The procedure for checking whether a specific histone modification is enriched/depleted in the coding regions of the user's input genes is the same as mentioned above except for the definitions of two terms. Now S becomes the set of genes whose coding regions contain the histone modification H3K4ac and \(T=S∩R\) becomes the set of genes whose coding regions contain H3K4ac and are also in the set of the user's input genes.

The procedure for checking whether a specific histone/chromatin regulator (e.g. Esa1) is enriched in the promoters of the user's input genes is the same as mentioned above except for the definitions of two terms. Now S becomes the set of genes whose promoters are bound by Esa1 and \(T=S∩R\) becomes the set of genes whose promoters are bound by Esa1 and are also in the set of the user's input genes.

Implementation and maintenance of the web interface of YHMI

The web interface of YHMI was constructed using the Python language with the Django MTV framework. The processed histone modification data were deposited in MySQL. All tables, volcano plots and bar charts were produced by the JavaSscript and feature-rich JavaScript libraries (jQuery, DataTables and Plotly.js) to visualize data on the webpage. We also provide the command line version of YHMI (written in Python) for users who want to run YHMI in their local computers (Download command line program here!). YHMI will be maintained by our lab’s research assistants and have two backup sites (http://cosbi4.ee.ncku.edu.tw/YHMI and http://cosib5.ee.ncku.edu.tw/YHMI).

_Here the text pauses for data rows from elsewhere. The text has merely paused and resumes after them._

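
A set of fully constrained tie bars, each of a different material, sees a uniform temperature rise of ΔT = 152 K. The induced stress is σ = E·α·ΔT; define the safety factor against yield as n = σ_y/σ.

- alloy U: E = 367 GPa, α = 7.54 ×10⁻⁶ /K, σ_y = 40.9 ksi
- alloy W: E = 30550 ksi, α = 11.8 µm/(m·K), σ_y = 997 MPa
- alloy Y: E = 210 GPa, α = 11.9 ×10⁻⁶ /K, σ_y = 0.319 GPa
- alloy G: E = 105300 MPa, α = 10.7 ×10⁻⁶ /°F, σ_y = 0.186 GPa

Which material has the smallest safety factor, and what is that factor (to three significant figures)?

In consistent units (E in GPa, α in ×10⁻⁶/K, σ_y in MPa):
  alloy U: E = 367.0, α = 7.54, σ_y = 282.0 → σ = 421 MPa, n = 0.670
  alloy W: E = 210.6, α = 11.8, σ_y = 997.0 → σ = 378 MPa, n = 2.64
  alloy Y: E = 210.0, α = 11.9, σ_y = 319.0 → σ = 380 MPa, n = 0.840
  alloy G: E = 105.3, α = 19.3, σ_y = 186.0 → σ = 308 MPa, n = 0.603
Smallest n: alloy G with n = 0.603.

alloy G, n = 0.603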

Therefore, the long-term stability of YHMI is guaranteed. In the future, we will keep updating YHMI once new histone modification datasets are available in the literature.


Usage of YHMI

The usage of YHMI

YHMI is a web tool for identifying enriched/depleted histone modifications and enriched histone/chromatin regulators in the input gene list. To use YHMI, users have to go through a three-step process.

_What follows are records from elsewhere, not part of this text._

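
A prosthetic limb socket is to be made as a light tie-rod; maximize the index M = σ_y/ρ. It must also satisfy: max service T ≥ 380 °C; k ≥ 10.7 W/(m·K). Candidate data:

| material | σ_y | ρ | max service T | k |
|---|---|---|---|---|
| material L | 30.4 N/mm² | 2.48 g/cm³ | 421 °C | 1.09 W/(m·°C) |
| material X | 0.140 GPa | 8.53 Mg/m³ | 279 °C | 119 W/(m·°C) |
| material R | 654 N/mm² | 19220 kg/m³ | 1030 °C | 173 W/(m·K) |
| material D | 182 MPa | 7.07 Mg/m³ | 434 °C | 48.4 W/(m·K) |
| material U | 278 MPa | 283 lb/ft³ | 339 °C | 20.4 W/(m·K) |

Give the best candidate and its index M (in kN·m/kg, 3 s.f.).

Screen on constraints: max service T ≥ 380 °C; k ≥ 10.7 W/(m·K). Survivors: material R, material D.
After converting to SI:
  material R: σ_y = 654.0 MPa, ρ = 19220 kg/m³
  material D: σ_y = 182.0 MPa, ρ = 7070 kg/m³
  material R: M = 34.0 kN·m/kg
  material D: M = 25.7 kN·m/kg
Material R has the largest M.

material R, M = 34.0 kN·m/kg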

  1. Users need to input a list of genes. Standard names, systematic names or aliases are all acceptable.
  2. Users need to define the sets of genes containing specific histone modifications by choosing the thresholds. For example, by requiring log2(H3K4ac/H3)≥1 (i.e. threshold=1) in the promoters, a set of 1656 genes whose promoters contain H3K4ac could be defined.
  3. Users have to select the method (Bonferroni correction or FDR) for multiple hypotheses correction and set the p-value threshold (0.01 is used as the default).

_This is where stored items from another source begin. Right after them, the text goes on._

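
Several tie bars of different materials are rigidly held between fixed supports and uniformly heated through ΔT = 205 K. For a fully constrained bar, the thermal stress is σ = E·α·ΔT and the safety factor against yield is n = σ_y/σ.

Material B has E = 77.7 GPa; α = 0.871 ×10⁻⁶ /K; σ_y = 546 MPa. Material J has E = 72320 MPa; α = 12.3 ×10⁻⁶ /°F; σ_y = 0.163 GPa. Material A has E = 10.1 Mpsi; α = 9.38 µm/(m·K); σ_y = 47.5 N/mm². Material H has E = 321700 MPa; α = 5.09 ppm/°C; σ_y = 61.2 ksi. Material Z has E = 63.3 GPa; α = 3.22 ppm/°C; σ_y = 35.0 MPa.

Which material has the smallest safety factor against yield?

Converting E to GPa, α to ×10⁻⁶/K, σ_y to MPa, then σ and n for each:
  material B: E = 77.70, α = 0.871, σ_y = 546.0 → σ = 13.9 MPa, n = 39.4
  material J: E = 72.32, α = 22.1, σ_y = 163.0 → σ = 328 MPa, n = 0.497
  material A: E = 69.64, α = 9.38, σ_y = 47.50 → σ = 134 MPa, n = 0.355
  material H: E = 321.7, α = 5.09, σ_y = 422.0 → σ = 336 MPa, n = 1.26
  material Z: E = 63.30, α = 3.22, σ_y = 35.00 → σ = 41.8 MPa, n = 0.838
Smallest n: material A with n = 0.355.

material A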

After submission, YHMI will return the identification results which can be divided into two parts.

  1. The information of the user's settings is shown. Uniquely, we allow users to download all the sets of genes containing specific histone modifications defined by the users for further investigation.
  2. The identified enriched/depleted histone modifications (acetylation, methylation, ubiquitination and histone variant) in the promoters/coding regions of the input gene list are shown as figures and tables.

Moreover, the enriched histone/chromatin regulators in the promoters of the input gene list are provided.